I thank you in advance
I will attempt to answer your multiple questions, but please in the future - one question per post. I realize you are new, but StackOverflow is not a discussion forum, have a look at the help section (link at the bottom of each page) specifically the section on asking questions.
I want to create multiple users with email authentication. [...] Do
you think it's correct ? or should i create 1 class with common fields
and 2 classes for distinct type of user ?

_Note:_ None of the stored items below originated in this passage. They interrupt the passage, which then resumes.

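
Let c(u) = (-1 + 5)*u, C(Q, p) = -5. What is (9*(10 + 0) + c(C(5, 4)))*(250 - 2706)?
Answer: -171920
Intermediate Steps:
c(u) = 4*u
(9*(10 + 0) + c(C(5, 4)))*(250 - 2706) = (9*(10 + 0) + 4*(-5))*(250 - 2706) = (9*10 - 20)*(-2456) = (90 - 20)*(-2456) = 70*(-2456) = -171920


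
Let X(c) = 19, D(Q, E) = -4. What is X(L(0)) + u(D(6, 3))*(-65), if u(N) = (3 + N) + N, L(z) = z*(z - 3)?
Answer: 344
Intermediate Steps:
L(z) = z*(-3 + z)
u(N) = 3 + 2*N
X(L(0)) + u(D(6, 3))*(-65) = 19 + (3 + 2*(-4))*(-65) = 19 + (3 - 8)*(-65) = 19 - 5*(-65) = 19 + 325 = 344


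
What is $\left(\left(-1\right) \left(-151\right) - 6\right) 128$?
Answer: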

Its correct if it works with you. These kinds of questions are better suited for codereview.stackexchange.com. Especially as there isn't a bug.
But, how to proceed with multi-table inheritence ? is it possible ?
how to know what is the type of user before check password if i have
for example [...]
First, authentication backends are different topic altogether; they don't have anything to do with multiple table inheritance (I think you mean relationships or multiple user profiles).
You only need multiple authentication backends if your password authentication algorithm is different for each user type. If all user passwords are stored in the same location/system/database, then you don't need multiple authentication backends.
You should implement a method in your base user class, that returns the type of user. You can then use user_passes_check decorator to restrict access in your views.
This way you will achieve what I think is what you are after "this section only for students", etc.
Finally, with my models.py, backend.py i would try to use the CRUD system in my views.py to create and update users [..] Here, I think it's too complex but i don't know how to reduce
complexity.
You don't need to repeat all the fields of your model in your ModelForm, you only need to override fields if you need to modify them, or to add extra "non-model" fields to the form. You can start with the simple ModelForm, like this:
class UserForm(forms.ModelForm):
class Meta:
model = User
fields = ('name', 'email', 'password')
A common use of adding an additional field is to ask for password confirmation, by having an extra password field.
For CreateProfile, I would like to send 2 forms in my template and
thanks to javscript, i can choose the correct form. But when i submit
the form, i have an error with the user password. When i check my
users in the admin page, the hashpassword system seems to fail. So, my
first attempt to solve : it was to override save method in my form to
use the request.user.set_password but it doesn't work.
Use a form wizard to implement a multi-step registration process. The first step, you ask the basic information and account type to be created; on the second step, you only send the relevant form instead of sending two forms and then switching them around using javascript.
I don't see anywhere in your code where you use set_password, so can't comment on the second part.